DEP gave a similar statement to the Times Observer last week.

“While the discharge of treated ash disposal landfill leachate to the Allegheny River has existed and been permitted for multiple permit cycles,” Thomas Decker, community relations coordinator with DEP, explained, “DEP evaluated this treated ash landfill leachate discharge based on information contained in the 2019 renewal permit application, the applicable technology-based requirements for leachate discharges of coal combustion residuals (ash) and new information obtained since the previous permit renewal regarding protection of threatened and endangered species in the Allegheny River.”

The result of that review, Decker said, includes changes proposed to the renewal of the permit to “include the addition of monitoring and effluent limitations for oil and grease and monitoring for chloride and nickel.”

Eggleston said it is his goal “to get them (DEP) to communicate that to you, to everyone that’s involved (and to) assuage the concern or at least be held accountable for whatever decision they make.”
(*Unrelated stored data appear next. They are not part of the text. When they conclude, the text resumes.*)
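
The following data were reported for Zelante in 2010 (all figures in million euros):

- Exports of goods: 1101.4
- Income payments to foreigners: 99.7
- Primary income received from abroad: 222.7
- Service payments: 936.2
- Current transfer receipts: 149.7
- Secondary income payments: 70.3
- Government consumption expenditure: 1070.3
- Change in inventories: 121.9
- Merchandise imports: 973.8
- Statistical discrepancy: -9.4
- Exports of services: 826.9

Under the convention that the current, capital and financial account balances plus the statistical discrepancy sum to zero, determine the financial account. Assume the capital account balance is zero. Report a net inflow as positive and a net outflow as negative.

-211.3

Goods balance = 1101.4 - 973.8 = 127.6
Services balance = 826.9 - 936.2 = -109.3
Trade balance (goods + services) = 127.6 + (-109.3) = 18.3
Net primary income = 222.7 - 99.7 = 123.0
Net secondary income = 149.7 - 70.3 = 79.4
Current account = 18.3 + 123.0 + 79.4 = 220.7
Financial account = -(220.7 + (-9.4)) = -211.3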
“While we have some influence by contacting DEP, who would have more influence would be our legislators,” Commissioner Cindy Morrison said to those who attended the meeting to speak to the issue.

Eggleston reiterated that the commissioners “have no authority over the permit…. We never had a notification (from DEP) that I’m aware of. (We are) doing everything we can do get you the public hearing you want. We want to accommodate those concerns. I feel very confident we will get some kind of response from them.”